Essas palavras foram pronunciadas com tal acento de ironia, e acompanhadas por um sorriso tão cheio de cruel zombaria, que pareciam estar dizendo — sabe-se de tudo.

Otávio empalideceu de maneira a causar piedade; como querendo achar uma resposta, e força para poder dá-la, guardou silêncio por alguns instantes; mas o olhar terrível e penetrante desse homem estava fito nele, como um dardo que se lhe ia enterrando até o coração; para escapar à sua influência, Otávio voltara os olhos, porém o sorriso do desconhecido se foi tornando em uma verdadeira risada insolente... sarcástica... ameaçadora...

Houve um momento de cruel angústia para Otávio, em que ele pensou, tremendo no desconhecido de Félix, e em que esse homem que aí estava em pé, defronte dele, continuou a rir-se, a rir-se sempre, e alto, insultuosa e desafiadoramente...

Enfim, Otávio pareceu haver tomado uma resolução: foi à porta da alcova, abriu-a e fez sair Félix.

— Sr. Félix, disse ele, este senhor está atualmente encarregado da administração da casa do Sr. Hugo de Mendonça?...

— Responda, Sr. Félix! disse com sua voz áspera o desconhecido.

Félix levantou os olhos, e viu embebidos em seu rosto os desse homem cheios de fogo e de audácia.

— Sim... balbuciou o guarda-livros.

— Segue-se, portanto, continuou Otávio, que devo-lhe entregar as letras que o senhor acaba de pagar-me?...

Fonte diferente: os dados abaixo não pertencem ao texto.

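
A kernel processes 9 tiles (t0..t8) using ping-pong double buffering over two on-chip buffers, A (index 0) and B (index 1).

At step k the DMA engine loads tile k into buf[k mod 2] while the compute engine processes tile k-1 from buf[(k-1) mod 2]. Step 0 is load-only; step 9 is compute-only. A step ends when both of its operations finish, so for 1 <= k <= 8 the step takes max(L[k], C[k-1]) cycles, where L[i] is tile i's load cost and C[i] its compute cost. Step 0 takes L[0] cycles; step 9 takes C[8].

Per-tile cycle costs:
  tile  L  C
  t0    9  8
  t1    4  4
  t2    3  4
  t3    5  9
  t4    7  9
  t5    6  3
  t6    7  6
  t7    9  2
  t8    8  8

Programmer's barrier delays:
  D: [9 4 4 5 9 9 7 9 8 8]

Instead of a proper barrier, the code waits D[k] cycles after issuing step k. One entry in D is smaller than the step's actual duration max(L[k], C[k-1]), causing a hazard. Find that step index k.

k=0 barrier L[0]=9→9c, D[0]=9 ok
k=1 barrier max(L[1]=4,C[0]=8)→8c, D[1]=4 SHORT
k=2 barrier max(L[2]=3,C[1]=4)→4c, D[2]=4 ok
k=3 barrier max(L[3]=5,C[2]=4)→5c, D[3]=5 ok
k=4 barrier max(L[4]=7,C[3]=9)→9c, D[4]=9 ok
k=5 barrier max(L[5]=6,C[4]=9)→9c, D[5]=9 ok
k=6 barrier max(L[6]=7,C[5]=3)→7c, D[6]=7 ok
k=7 barrier max(L[7]=9,C[6]=6)→9c, D[7]=9 ok
k=8 barrier max(L[8]=8,C[7]=2)→8c, D[8]=8 ok
k=9 barrier C[8]=8→8c, D[9]=8 ok

hazard at step 1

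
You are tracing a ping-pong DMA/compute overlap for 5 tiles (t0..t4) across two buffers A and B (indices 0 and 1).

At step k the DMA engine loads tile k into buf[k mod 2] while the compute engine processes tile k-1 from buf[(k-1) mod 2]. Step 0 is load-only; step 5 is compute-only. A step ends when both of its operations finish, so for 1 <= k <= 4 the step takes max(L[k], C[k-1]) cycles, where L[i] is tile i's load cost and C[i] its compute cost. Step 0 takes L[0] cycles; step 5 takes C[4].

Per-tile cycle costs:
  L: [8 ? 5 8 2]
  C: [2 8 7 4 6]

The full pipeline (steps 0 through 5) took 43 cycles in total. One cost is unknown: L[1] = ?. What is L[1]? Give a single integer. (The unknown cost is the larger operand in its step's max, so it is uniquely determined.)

step 0: dur = L[0]=8 = 8
step 1: dur = max(L[1]=?, C[0]=2) = L[1]  (unknown; binding)
step 2: dur = max(L[2]=5, C[1]=8) = 8
step 3: dur = max(L[3]=8, C[2]=7) = 8
step 4: dur = max(L[4]=2, C[3]=4) = 4
step 5: dur = C[4]=6 = 6
sum of known step durations = 34
dur[1] = total - known = 43 - 34 = 9
L[1] is the binding max in step 1, so L[1] = dur[1] = 9

L[1] = 9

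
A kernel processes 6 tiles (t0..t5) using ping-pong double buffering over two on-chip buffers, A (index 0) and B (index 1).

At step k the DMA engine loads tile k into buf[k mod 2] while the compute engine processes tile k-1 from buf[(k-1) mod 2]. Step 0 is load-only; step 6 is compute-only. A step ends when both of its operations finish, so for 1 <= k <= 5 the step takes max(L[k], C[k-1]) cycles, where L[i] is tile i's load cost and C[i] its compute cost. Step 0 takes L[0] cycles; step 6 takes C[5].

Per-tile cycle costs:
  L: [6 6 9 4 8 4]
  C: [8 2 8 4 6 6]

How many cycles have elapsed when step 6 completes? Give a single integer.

step 0: L[0]=6 → dur=6, Σ=6 | A=load:t0 B=idle [load-only]
step 1: L[1]=6 C[0]=8 → dur=8, Σ=14 | A=compute:t0 B=load:t1 [compute-bound]
step 2: L[2]=9 C[1]=2 → dur=9, Σ=23 | A=load:t2 B=compute:t1 [load-bound]
step 3: L[3]=4 C[2]=8 → dur=8, Σ=31 | A=compute:t2 B=load:t3 [compute-bound]
step 4: L[4]=8 C[3]=4 → dur=8, Σ=39 | A=load:t4 B=compute:t3 [load-bound]
step 5: L[5]=4 C[4]=6 → dur=6, Σ=45 | A=compute:t4 B=load:t5 [compute-bound]
step 6: C[5]=6 → dur=6, Σ=51 | A=idle B=compute:t5 [compute-only]

end_cycle[6] = 51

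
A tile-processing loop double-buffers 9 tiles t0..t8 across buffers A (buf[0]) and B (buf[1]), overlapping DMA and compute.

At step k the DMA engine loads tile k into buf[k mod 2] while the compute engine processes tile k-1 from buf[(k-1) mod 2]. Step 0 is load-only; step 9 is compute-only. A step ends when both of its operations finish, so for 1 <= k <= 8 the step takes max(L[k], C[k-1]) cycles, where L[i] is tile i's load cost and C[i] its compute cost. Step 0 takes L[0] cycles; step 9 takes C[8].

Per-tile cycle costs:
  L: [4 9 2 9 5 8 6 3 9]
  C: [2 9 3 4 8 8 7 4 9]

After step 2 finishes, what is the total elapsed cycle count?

step 0: L[0]=4 → dur=4, Σ=4 | A=load:t0 B=idle [load-only]
step 1: L[1]=9 C[0]=2 → dur=9, Σ=13 | A=compute:t0 B=load:t1 [load-bound]
step 2: L[2]=2 C[1]=9 → dur=9, Σ=22 | A=load:t2 B=compute:t1 [compute-bound]
step 3: L[3]=9 C[2]=3 → dur=9, Σ=31 | A=compute:t2 B=load:t3 [load-bound]
step 4: L[4]=5 C[3]=4 → dur=5, Σ=36 | A=load:t4 B=compute:t3 [load-bound]
step 5: L[5]=8 C[4]=8 → dur=8, Σ=44 | A=compute:t4 B=load:t5 [tied]
step 6: L[6]=6 C[5]=8 → dur=8, Σ=52 | A=load:t6 B=compute:t5 [compute-bound]
step 7: L[7]=3 C[6]=7 → dur=7, Σ=59 | A=compute:t6 B=load:t7 [compute-bound]
step 8: L[8]=9 C[7]=4 → dur=9, Σ=68 | A=load:t8 B=compute:t7 [load-bound]
step 9: C[8]=9 → dur=9, Σ=77 | A=compute:t8 B=idle [compute-only]

end_cycle[2] = 22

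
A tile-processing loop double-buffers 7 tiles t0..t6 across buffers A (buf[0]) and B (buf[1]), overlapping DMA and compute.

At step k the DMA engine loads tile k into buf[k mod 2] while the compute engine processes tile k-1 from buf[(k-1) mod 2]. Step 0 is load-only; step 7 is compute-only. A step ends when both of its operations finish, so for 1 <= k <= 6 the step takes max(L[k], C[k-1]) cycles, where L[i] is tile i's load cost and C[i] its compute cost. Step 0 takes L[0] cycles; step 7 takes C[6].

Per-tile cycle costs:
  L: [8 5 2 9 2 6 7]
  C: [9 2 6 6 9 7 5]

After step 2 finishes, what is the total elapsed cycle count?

end_cycle[2] = 19

[0] DMA t0→A (8c) ∥ CU idle ⇒ 8c, clock 8
[1] DMA t1→B (5c) ∥ CU A:t0 (9c) ⇒ 9c, clock 17
[2] DMA t2→A (2c) ∥ CU B:t1 (2c) ⇒ 2c, clock 19
[3] DMA t3→B (9c) ∥ CU A:t2 (6c) ⇒ 9c, clock 28
[4] DMA t4→A (2c) ∥ CU B:t3 (6c) ⇒ 6c, clock 34
[5] DMA t5→B (6c) ∥ CU A:t4 (9c) ⇒ 9c, clock 43
[6] DMA t6→A (7c) ∥ CU B:t5 (7c) ⇒ 7c, clock 50
[7] DMA idle ∥ CU A:t6 (5c) ⇒ 5c, clock 55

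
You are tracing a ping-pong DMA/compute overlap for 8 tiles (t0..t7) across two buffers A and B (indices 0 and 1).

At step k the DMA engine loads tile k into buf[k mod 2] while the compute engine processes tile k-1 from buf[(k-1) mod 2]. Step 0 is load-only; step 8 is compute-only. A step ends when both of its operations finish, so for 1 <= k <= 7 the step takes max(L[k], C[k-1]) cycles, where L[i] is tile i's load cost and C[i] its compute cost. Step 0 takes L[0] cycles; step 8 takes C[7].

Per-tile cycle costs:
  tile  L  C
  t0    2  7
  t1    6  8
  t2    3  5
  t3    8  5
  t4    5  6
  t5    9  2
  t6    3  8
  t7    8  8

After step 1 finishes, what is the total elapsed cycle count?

[0] DMA t0→A (2c) ∥ CU idle ⇒ 2c, clock 2
[1] DMA t1→B (6c) ∥ CU A:t0 (7c) ⇒ 7c, clock 9
[2] DMA t2→A (3c) ∥ CU B:t1 (8c) ⇒ 8c, clock 17
[3] DMA t3→B (8c) ∥ CU A:t2 (5c) ⇒ 8c, clock 25
[4] DMA t4→A (5c) ∥ CU B:t3 (5c) ⇒ 5c, clock 30
[5] DMA t5→B (9c) ∥ CU A:t4 (6c) ⇒ 9c, clock 39
[6] DMA t6→A (3c) ∥ CU B:t5 (2c) ⇒ 3c, clock 42
[7] DMA t7→B (8c) ∥ CU A:t6 (8c) ⇒ 8c, clock 50
[8] DMA idle ∥ CU B:t7 (8c) ⇒ 8c, clock 58

end_cycle[1] = 9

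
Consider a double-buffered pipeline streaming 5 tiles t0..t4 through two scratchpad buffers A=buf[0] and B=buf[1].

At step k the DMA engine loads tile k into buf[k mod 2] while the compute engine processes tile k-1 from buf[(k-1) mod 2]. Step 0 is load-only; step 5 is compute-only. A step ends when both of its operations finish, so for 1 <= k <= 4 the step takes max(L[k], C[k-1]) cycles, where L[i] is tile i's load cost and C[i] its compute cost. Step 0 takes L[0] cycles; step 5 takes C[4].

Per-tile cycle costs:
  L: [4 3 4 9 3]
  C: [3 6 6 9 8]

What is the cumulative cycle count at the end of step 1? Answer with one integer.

end_cycle[1] = 7

step 0: L[0]=4 → dur=4, Σ=4 | A=load:t0 B=idle [load-only]
step 1: L[1]=3 C[0]=3 → dur=3, Σ=7 | A=compute:t0 B=load:t1 [tied]
step 2: L[2]=4 C[1]=6 → dur=6, Σ=13 | A=load:t2 B=compute:t1 [compute-bound]
step 3: L[3]=9 C[2]=6 → dur=9, Σ=22 | A=compute:t2 B=load:t3 [load-bound]
step 4: L[4]=3 C[3]=9 → dur=9, Σ=31 | A=load:t4 B=compute:t3 [compute-bound]
step 5: C[4]=8 → dur=8, Σ=39 | A=compute:t4 B=idle [compute-only]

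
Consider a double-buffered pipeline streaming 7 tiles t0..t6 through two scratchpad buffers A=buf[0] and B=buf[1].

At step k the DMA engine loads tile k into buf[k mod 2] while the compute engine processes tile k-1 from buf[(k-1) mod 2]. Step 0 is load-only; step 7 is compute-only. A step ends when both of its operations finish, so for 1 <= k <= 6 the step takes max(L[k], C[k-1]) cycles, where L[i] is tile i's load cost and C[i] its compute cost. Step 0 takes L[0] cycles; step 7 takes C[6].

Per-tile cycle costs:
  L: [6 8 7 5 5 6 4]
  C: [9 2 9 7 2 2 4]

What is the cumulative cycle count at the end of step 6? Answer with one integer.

  0. 6=6c; end=6; A:t0 B:-
  1. max(8,9)=9c; end=15; A:t0 B:t1
  2. max(7,2)=7c; end=22; A:t2 B:t1
  3. max(5,9)=9c; end=31; A:t2 B:t3
  4. max(5,7)=7c; end=38; A:t4 B:t3
  5. max(6,2)=6c; end=44; A:t4 B:t5
  6. max(4,2)=4c; end=48; A:t6 B:t5
  7. 4=4c; end=52; A:t6 B:t5

end_cycle[6] = 48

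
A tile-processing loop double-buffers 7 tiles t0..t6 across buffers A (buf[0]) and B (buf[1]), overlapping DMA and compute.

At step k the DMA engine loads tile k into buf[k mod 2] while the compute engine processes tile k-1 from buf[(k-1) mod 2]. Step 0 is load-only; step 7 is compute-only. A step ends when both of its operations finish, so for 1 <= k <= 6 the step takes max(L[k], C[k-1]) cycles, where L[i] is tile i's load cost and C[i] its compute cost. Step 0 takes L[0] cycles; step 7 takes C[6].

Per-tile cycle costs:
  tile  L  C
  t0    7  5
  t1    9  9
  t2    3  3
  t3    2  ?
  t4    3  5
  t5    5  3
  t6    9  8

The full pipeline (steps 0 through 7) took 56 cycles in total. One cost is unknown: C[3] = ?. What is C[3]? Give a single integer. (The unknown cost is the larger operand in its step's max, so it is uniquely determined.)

step 0 = dur = L[0]=7 = 7
step 1 = dur = max(L[1]=9, C[0]=5) = 9
step 2 = dur = max(L[2]=3, C[1]=9) = 9
step 3 = dur = max(L[3]=2, C[2]=3) = 3
step 4 = dur = max(L[4]=3, C[3]=?) = C[3]  (unknown; binding)
step 5 = dur = max(L[5]=5, C[4]=5) = 5
step 6 = dur = max(L[6]=9, C[5]=3) = 9
step 7 = dur = C[6]=8 = 8
sum of known step durations = 50
dur[4] = total - known = 56 - 50 = 6
C[3] is the binding max in step 4, so C[3] = dur[4] = 6

C[3] = 6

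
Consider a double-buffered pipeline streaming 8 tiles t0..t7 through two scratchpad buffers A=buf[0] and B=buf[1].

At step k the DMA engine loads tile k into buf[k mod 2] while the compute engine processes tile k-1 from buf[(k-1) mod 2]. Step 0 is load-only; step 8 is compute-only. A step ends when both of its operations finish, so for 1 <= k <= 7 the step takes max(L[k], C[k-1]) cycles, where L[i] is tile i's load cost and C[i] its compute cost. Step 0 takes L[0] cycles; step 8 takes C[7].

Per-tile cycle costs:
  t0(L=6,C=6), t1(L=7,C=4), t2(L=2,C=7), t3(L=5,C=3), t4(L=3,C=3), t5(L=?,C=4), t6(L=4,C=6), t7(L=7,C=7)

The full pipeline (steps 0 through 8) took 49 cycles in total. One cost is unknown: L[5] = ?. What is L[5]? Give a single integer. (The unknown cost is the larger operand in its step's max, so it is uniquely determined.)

step 0 | dur = L[0]=6 = 6
step 1 | dur = max(L[1]=7, C[0]=6) = 7
step 2 | dur = max(L[2]=2, C[1]=4) = 4
step 3 | dur = max(L[3]=5, C[2]=7) = 7
step 4 | dur = max(L[4]=3, C[3]=3) = 3
step 5 | dur = max(L[5]=?, C[4]=3) = L[5]  (unknown; binding)
step 6 | dur = max(L[6]=4, C[5]=4) = 4
step 7 | dur = max(L[7]=7, C[6]=6) = 7
step 8 | dur = C[7]=7 = 7
sum of known step durations = 45
dur[5] = total - known = 49 - 45 = 4
L[5] is the binding max in step 5, so L[5] = dur[5] = 4

L[5] = 4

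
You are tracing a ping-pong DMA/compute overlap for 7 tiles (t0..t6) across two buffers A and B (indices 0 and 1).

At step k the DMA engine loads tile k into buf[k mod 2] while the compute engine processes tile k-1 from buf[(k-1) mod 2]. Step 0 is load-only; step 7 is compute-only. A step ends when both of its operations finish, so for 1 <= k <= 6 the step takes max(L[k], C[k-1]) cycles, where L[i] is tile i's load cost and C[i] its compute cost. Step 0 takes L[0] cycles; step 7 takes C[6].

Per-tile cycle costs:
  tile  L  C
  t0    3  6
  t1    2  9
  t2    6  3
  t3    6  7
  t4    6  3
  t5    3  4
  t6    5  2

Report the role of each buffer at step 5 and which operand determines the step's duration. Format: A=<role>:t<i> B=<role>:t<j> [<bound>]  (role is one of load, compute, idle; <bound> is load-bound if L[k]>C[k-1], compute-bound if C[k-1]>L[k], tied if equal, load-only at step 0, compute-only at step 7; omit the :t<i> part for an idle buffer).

step 5: A=compute:t4 B=load:t5 [tied]

k=0 load=t0/3c comp=- wait=3 total=3
k=1 load=t1/2c comp=t0/6c wait=6 total=9
k=2 load=t2/6c comp=t1/9c wait=9 total=18
k=3 load=t3/6c comp=t2/3c wait=6 total=24
k=4 load=t4/6c comp=t3/7c wait=7 total=31
k=5 load=t5/3c comp=t4/3c wait=3 total=34
k=6 load=t6/5c comp=t5/4c wait=5 total=39
k=7 load=- comp=t6/2c wait=2 total=41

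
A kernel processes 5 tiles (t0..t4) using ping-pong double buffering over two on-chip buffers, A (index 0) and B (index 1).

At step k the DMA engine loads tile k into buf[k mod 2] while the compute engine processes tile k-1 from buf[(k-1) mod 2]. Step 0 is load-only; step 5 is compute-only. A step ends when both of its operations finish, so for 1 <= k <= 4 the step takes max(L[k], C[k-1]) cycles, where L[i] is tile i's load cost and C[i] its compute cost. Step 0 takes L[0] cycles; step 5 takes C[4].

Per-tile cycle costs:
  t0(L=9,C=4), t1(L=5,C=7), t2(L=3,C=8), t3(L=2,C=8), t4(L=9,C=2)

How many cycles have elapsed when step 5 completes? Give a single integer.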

— Não, disse Félix; é a mim, que as vim pagar, que o Sr. Otávio deve fazer entrega delas.

— Contanto que as entregue, interrompeu o desconhecido, é-me indiferente que seja a mim ou ao Sr. Félix.

Otávio no mais alto grau de perturbação e terror abriu uma gaveta, donde tirou as letras, que entregou a Félix; depois, voltando-se para o desconhecido, abaixou os olhos, e, com voz submissa e implorante, disse:

— Seria possível esperar que isto acabasse de uma maneira decorosa para todos?...

— Seja, respondeu o desconhecido; eu me quero julgar satisfeito; porque ambos vós tereis de corar sempre diante de mim.

E, travando do braço de Félix, obrigou-o a acompanhá-lo e saiu, sem ao menos cortejar a Otávio.